Here are the Unity files for a cool approach to generate visual environmental interactions, like water ripples and mud/snow trails. It uses a top-down camera to draw a bunch of particles to a global render texture, which is then referenced in any shader that wants to implement any of these effects.
I'm drawing blue water ripples (so the water shader just uses the B channel) and green mud trails (so the ground shader uses the G channel). The shaders then use that to generate a normal texture. I've added tesselation and displacement to the water, but it looks fine with just a normal map if you want to save on that.
I'm really excited about this technique, I've only just started playing with it and it's just scratching the surface of what this approach can do. I want to use it to make 'Breath of the Wild' style grass that you can push out of the way, flatten as you walk over it, and cut arbitrarily. It would also be good for cheap blob shadows, foot prints, rain drops interaction, you name it.
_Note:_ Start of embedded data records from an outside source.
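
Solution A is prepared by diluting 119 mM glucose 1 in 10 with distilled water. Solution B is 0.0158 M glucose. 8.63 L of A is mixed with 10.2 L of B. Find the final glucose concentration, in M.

0.0140 M

C_A = 119 mM / 10 = 11.9 mM.
C_B = 0.0158 M = 15.8 mM.
C_mix = (C_A·V_A + C_B·V_B)/(V_A + V_B) = (11.9×8.63 + 15.8×10.2) / 18.83 = 14.0 mM = 0.0140 M.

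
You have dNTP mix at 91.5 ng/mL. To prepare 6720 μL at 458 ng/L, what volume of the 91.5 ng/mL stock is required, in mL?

0.0336 mL

458 ng/L = 0.458 ng/mL.
V₁ = C₂V₂/C₁ = 0.458 × 6720 / 91.5 = 33.6 μL = 0.0336 mL.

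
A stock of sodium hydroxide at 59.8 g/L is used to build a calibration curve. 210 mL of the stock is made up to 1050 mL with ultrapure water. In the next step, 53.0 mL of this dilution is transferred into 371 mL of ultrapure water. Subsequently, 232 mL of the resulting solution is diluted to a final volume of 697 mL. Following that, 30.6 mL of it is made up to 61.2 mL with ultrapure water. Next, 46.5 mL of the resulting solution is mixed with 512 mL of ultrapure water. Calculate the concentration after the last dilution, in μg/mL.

20.7 μg/mL

Overall dilution factor = 5 × 8 × 3.004 × 2 × 12.01 = 2887.
59.8 g/L / 2887 = 0.0207 g/L = 20.7 μg/mL.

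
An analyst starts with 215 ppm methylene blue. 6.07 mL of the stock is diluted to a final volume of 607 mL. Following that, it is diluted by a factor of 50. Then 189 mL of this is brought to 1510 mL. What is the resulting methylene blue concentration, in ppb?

5.38 ppb

Overall dilution factor = 100 × 50 × 7.989 = 3.99 × 10⁴.
215 ppm / 3.99 × 10⁴ = 5.38 × 10⁻³ ppm = 5.38 ppb.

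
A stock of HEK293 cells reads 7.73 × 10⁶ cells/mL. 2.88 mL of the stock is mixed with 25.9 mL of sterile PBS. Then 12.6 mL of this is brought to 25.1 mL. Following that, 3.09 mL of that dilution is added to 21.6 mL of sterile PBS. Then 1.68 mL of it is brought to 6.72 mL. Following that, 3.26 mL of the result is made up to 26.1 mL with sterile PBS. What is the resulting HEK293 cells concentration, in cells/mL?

1520 cells/mL

Overall dilution factor = 9.993 × 1.992 × 7.990 × 4 × 8.006 = 5094.
7.73 × 10⁶ cells/mL / 5094 = 1520 cells/mL.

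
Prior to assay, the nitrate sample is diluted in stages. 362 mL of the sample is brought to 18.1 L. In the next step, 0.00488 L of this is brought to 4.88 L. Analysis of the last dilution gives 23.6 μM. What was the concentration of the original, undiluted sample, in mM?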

Manually placing down quads with custom animated textures is a cool way to add stuff like waterfall splashes, shoreline ripples, whirlpools etc.
Other things to explore would include drawing velocity in the particle shaders. Or instead of using particles, draw depth comparisons for more subtle interactions between the ground and objects that come close. I also think it might be cool to use a separate water ripple calculation shader pass instead of using particles, so that the ripples can bounce off other surfaces.
You could also render the depth fade of the water/ground geometry intersection and use that to add automatic shoreline ripples to the water. I can't wait to play more with it!
Let me know if you have any ideas on how this can be extended or improved.
FILE INFO: The scene should work out of the box if you import it, but it's a good idea to manually set a Ground layer on the ground collider and on the individual EnvironmentInteractionColliders. These OnTriggerStay updates are used to test when the entity is touching the ground, although you could use your own isGrounded checks or raycasts if you prefer.